David Slade explains Eclipse

Tue, 21/09/2010 - 06:53 | by twilight-movie.org

Eclipse director David Slade was recently interviewed by Canada’s The Province where he talked about the difference in making Eclipse and Hard Candy. The director is in town to talk in the Vancouver International Film Centre from Sept. 28 to Oct. 2. Here is an excerpt of his interview:

“It’s kind of similar, whether you’re working for a big studio or on an independent film. It’s never a playground,” says the British-born Slade, who will talk about the filming of a couple of scenes from each movie Oct. 2 at the industry-themed component of the Vancouver International Film Festival.

Slade started work on Eclipse when the second Twilight movie, New Moon, was finished but before it had been released.

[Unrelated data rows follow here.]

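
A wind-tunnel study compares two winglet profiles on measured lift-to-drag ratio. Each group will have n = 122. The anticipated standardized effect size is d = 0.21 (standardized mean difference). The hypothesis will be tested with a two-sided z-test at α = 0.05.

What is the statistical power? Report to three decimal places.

Noncentrality parameter: δ = d·√(n/2) = 0.21 × √(122/2) = 1.6402
Two-sided α = 0.05 → critical value z_{0.025} = 1.960.
Power = Φ(δ − 1.960) + Φ(−δ − 1.960) = Φ(-0.320) + Φ(-3.600) = 0.3746 + 0.0002 = 0.3747.

Power ≈ 0.375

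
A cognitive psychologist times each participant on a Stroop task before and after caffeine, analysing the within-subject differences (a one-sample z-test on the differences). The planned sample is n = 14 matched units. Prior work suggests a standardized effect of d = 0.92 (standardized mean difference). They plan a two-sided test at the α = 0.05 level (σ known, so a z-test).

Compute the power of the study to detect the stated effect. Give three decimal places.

Power ≈ 0.931

Noncentrality parameter: δ = d·√n = 0.92 × √14 = 3.4423
Critical value for a two-sided test at α = 0.05: z_{α/2} = 1.960.
Power = Φ(δ − 1.960) + Φ(−δ − 1.960) = Φ(1.482) + Φ(-5.402) = 0.9309 + 0.0000 = 0.9309.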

“This huge, enormous zeitgeist of a thing hadn’t quite happened yet,” he says, adding that when the tide of screaming fans did build around the film set, he was too busy to pay much attention,

The film’s security people would erect fences at exterior locations to keep fans far away, and Slade would be at work in the back of a car for the ride to set each day. “Just getting it done became a thousand questions — swatch cards, costume approvals, storyboards. I would have my head in my notes.”

He remembers seeing fans with flowers standing in the rain as cast and crew left work after an all-night shoot in the woods one night. “I’ve got a lot of respect for those kids — God that’s tenacity. I have a lot of time for the subcultures that bring kids together, regardless of subject matter. Often it’s just a good solid source for people to bond.”

Slade says he saw Eclipse as more of a romance.

“Within the two pulling forces of romance and terror, I wanted to try and sample both,” he says. “I don’t think they really did it [in the previous Twilight movies] so much. I wanted Rob [Pattinson] to be scary. I wanted him to have a visceral quality, where a flash of his eyes kind of made it look like he could kill.”

Slade says he approached Eclipse as a standalone film. “There are films that came before, and you inherit cast and crew . . . but I really didn’t spend any time studying the other movies.”

He says he met more than once with each actor individually before starting rehearsals together, “background cast, all the Cullen family, the wolves, all those guys — as many as I possibly could in the time that I had.”